All of my early Christmas celebrations were spent on the frigid plains of North Dakota, where the festivities commonly involved long underwear, stocking caps with ear flaps, woolen shirts, the scent of freshly cut pine trees, the fragrance of warm apple cider, school kids with squeaky voices singing carols, fields covered with snow and a chill that nipped my nose.
I’m a senior now, admittedly jaded by the passage of time and wearied by the commercialism that has become an ever-increasing companion to Christmas. Those early reflections are only memories now, replaced by a merchandising fever that begins before Halloween: plastic fir trees, monotonous piped-in music and, since I live in Phoenix, temperatures in the 70s and 80s, hardly compatible with frosty mornings and the glistening whiteness of fresh snow from my younger years.
In an effort to recapture some of that long-ago spirit, my wife Lyn and I decided to embark on a tour of European Christmas markets. She’s a native Pennsylvanian, also accustomed to Yule logs, hot toddies and fur-lined boots. We selected a tour that included stops at markets in Vienna, Salzburg and Innsbruck in Austria; Munich and Oberammergau in Germany and Zurich and Lucerne in Switzerland, with side trips to the castle at Neuschwanstein and the principality of Liechtenstein.
And it was, in a word, wonderful. In a few other words: it was magnificent, soul-restoring and filled with joy.
We started in Vienna and the city welcomed us like family. Every street was festooned in brilliance. Huge orbs of sparkling red lights and giant chandeliers of dazzling white lights dangled over us as we sauntered along traffic-free streets. Carolers raised their voices above the murmuring crowds, and cathedrals opened their doors, inviting passersby inside to view their ornate interiors.
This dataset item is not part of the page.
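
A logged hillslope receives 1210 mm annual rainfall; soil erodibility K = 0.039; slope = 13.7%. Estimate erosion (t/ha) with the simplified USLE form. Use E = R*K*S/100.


Formula: E = R * K * S / 100  (simplified USLE)
R * K = 1210 * 0.039 = 47.19
E = 47.19 * 13.7 / 100 = 6.47 t/ha

6.47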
Almost on cue, a light snow fell and we became immersed in this magical time.
The markets consisted of small booths lined up in neat rows and filled with vendors and their Christmas goodies. Cookies. Pies. Nutcrackers. Candles. Ornaments. Toys. Bratwursts. Hot spiced wine. Jewelry. Rocking horses. Pretzels. Each display inviting. Each merchant smiling. Each prospective buyer determined to find the perfect gift, or simply to share the joy.
We allowed ourselves to become absorbed and partook in mighty fashion – bratwurst in one hand, mulled wine or hot spiked cocoa in the other, camera always at the ready. We looked at everything and bought a few things. We smiled and laughed and conversed with total strangers and wished them sincere greetings of the season.
Short bus rides then took us to Salzburg and Munich, where the scene repeated itself only with slight differences. Father Christmas, a European version of Santa, showed up in Munich to stroll through the gatherings and wish everyone good tidings. Old-fashioned sleighs commanded by costumed drivers and pulled by bell-adorned horses paraded through the streets of Salzburg.
A giant Christmas tree composed of thousands of glass crystals was set up in the Zurich train station; an oompah band huffed and puffed its way through familiar carols at a hotel in Innsbruck. Fabric angels pointed the way to a small marketplace offering homemade wares on the main street in Oberammergau.
Later, the bus chugged us across white flatlands between snow-capped mountains en route to Neuschwanstein. The storybook castle, located on a mountainside, was built by the Bavarian emperor Ludwig II, also known as Mad Ludwig. Although not embellished with as many decorations as those in the cities, it was a perfect Christmas setting – snow, towering mountains, a castle, hot chocolate and horse-drawn carriages taking bundled visitors up and back.
We spent the last two days in Lucerne, where Christmas lights draped across an ancient covered bridge illuminated the way to the crowded markets. Next to the booths, a huge Christmas tree kept silent, colorful watch over a hand-crafted Nativity scene.
Our trip came to an end way too soon, and we headed back home. Not much had changed during our absence. The signs and commercials still screamed “Buy! Buy! Buy!” The malls were still blaring rock ‘n’ roll renditions of Silent Night. The cacti were still adorned with Santa hats, plastic ornaments and red and green lights. But we were refreshed. For a short time, we had rediscovered our Christmas spirit.